Durante décadas, um crescimento económico forte significava geralmente um céu mais escuro. As fábricas produziam bens, os carros enchiam as estradas e os cidadãos aceitavam o "smog" como um custo inevitável da vida moderna. Hoje, o continente europeu está a provar que esta antiga regra já não se aplica.
Entre 2005 e 2024, a União Europeia assistiu a uma transformação massiva na sua atmosfera. O dióxido de enxofre, um químico agressivo que irrita os pulmões, diminuiu 86% em toda a região. Os níveis de óxido de nitrogénio caíram 54%, e as partículas finas diminuíram 42%. Estas não são apenas pequenas mudanças; representam uma alteração fundamental no ar que os europeus respiram diariamente. Desde 2010, a poluição por enxofre e óxido de nitrogénio tem caído consistentemente entre 3% a 5% todos os anos.
As vitórias mais significativas ocorreram nas estradas e nas fábricas. Desde 2015, o setor industrial reduziu a sua produção de óxido de enxofre em quase 60%. Durante o mesmo período, as fábricas reduziram as suas emissões de óxido de nitrogénio em 39%.

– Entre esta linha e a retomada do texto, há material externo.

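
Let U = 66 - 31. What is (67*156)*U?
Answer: 365820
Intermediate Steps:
U = 35
(67*156)*U = (67*156)*35 = 10452*35 = 365820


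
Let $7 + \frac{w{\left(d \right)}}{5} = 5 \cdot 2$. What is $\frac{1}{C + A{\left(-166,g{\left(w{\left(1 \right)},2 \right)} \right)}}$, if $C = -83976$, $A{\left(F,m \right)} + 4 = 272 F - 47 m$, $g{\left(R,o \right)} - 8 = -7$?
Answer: $- \frac{1}{129179} \approx -7.7412 \cdot 10^{-6}$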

A indústria automóvel espelhou este sucesso. Os veículos nas estradas europeias cortaram a sua produção de óxido de nitrogénio em 40% e as partículas finas em 34% desde 2015. A crescente popularidade dos carros elétricos desempenhou um papel crucial na melhoria do ar. As emissões gerais dos transportes também refletem esta tendência, com o dióxido de carbono do setor a cair de 1,1 mil milhões de toneladas em 2019 para 1,05 mil milhões de toneladas em 2024.
Talvez o detalhe mais notável seja que esta limpeza ambiental aconteceu ao mesmo tempo que a expansão financeira. Os níveis de poluição diminuíram constantemente enquanto a produção económica crescia. Melhores práticas industriais, tecnologia avançada e infraestruturas modernizadas mostraram que uma região pode proteger o seu ambiente sem sacrificar a sua riqueza.

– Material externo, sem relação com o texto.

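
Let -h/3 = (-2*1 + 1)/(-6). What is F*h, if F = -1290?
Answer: 645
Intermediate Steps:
h = -½ (h = -3*(-2*1 + 1)/(-6) = -3*(-2 + 1)*(-1)/6 = -(-3)*(-1)/6 = -3*⅙ = -½ ≈ -0.50000)
F*h = -1290*(-½) = 645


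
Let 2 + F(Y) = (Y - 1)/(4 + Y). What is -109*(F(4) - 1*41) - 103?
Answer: 36345/8 ≈ 4543.1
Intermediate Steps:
F(Y) = -2 + (-1 + Y)/(4 + Y) (F(Y) = -2 + (Y - 1)/(4 + Y) = -2 + (-1 + Y)/(4 + Y))
-109*(F(4) - 1*41) - 103 = -109*((-9 - 1*4)/(4 + 4) - 1*41) - 103 = -109*((-9 - 4)/8 - 41) - 103 = -109*((⅛)*(-13) - 41) - 103 = -109*(-13/8 - 41) - 103 = -109*(-341/8) - 103 = 37169/8 - 103 = 36345/8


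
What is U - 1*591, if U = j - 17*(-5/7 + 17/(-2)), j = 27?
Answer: -5703/14 ≈ -407.36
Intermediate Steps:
U = 2571/14 (U = 27 - 17*(-5/7 + 17/(-2)) = 27 - 17*(-5*⅐ + 17*(-½)) = 27 - 17*(-5/7 - 17/2) = 27 - 17*(-129/14) = 27 + 2193/14 = 2571/14 ≈ 183.64)
U - 1*591 = 2571/14 - 1*591 = 2571/14 - 591 = -5703/14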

Regras ambientais de longa data guiaram esta transição. O Pacto Ecológico Europeu coloca a qualidade do ar no centro da sua missão de proteger o ambiente. Além disso, o Plano de Ação "Zero Poluição" visa reduzir as mortes prematuras ligadas ao ar poluído em 55% em comparação com os níveis de 2005. Estas iniciativas amplas obrigam os estados membros a cumprir tetos nacionais rigorosos para os principais poluentes.
A Agência Europeia do Ambiente e o Serviço de Monitorização da Atmosfera Copernicus confirmam esta trajetória positiva. Laurence Rouil, diretor do serviço Copernicus, destacou o trabalho coletivo por trás destes números. "A Europa continua a fazer progressos constantes na melhoria da qualidade do ar graças a esforços sustentados para reduzir as emissões dos transportes, indústria, aquecimento residencial e outros setores chave", afirmou Rouil.
No entanto, a batalha pelo ar limpo está longe de terminar. Apesar das estatísticas impressionantes, mais de 90% da população europeia ainda respira ar que excede os limites de segurança estabelecidos pela Organização Mundial de Saúde. Uma em cada cinco estações de monitorização em todo o continente continua a registar níveis de poluição que violam os limites legais atuais da União Europeia. As concentrações de ozono ao nível do solo também permaneceram estáveis, mesmo com a diminuição dos químicos que criam o ozono.
Embora 21 nações tenham atingido com sucesso as suas metas recentes para cortar cinco poluentes importantes em 2024, alguns químicos continuam difíceis de gerir. O dióxido de enxofre foi o mais fácil de controlar, com 25 estados membros a atingirem já as suas metas para 2030 para essa substância. Por outro lado, a amónia continua a ser um obstáculo difícil. Quatro nações ainda precisam de fazer cortes significativos para cumprir os seus requisitos atuais de redução de amónia.
As apostas só vão aumentar. Em 2030, a União Europeia implementará padrões de qualidade do ar muito mais rigorosos. Cumprir estes novos limites legais exigirá esforços adicionais massivos dos estados membros, impulsionando-os muito para além das suas iniciativas atuais.
O céu sobre a Europa está inegavelmente mais limpo hoje do que no início do século. O continente quebrou a ligação entre o crescimento económico e o ar tóxico. No entanto, à medida que os prazos de 2030 se aproximam, governos e indústrias terão de encontrar novas formas de limpar a atmosfera, garantindo que a próxima geração possa finalmente respirar fundo um ar verdadeiramente seguro.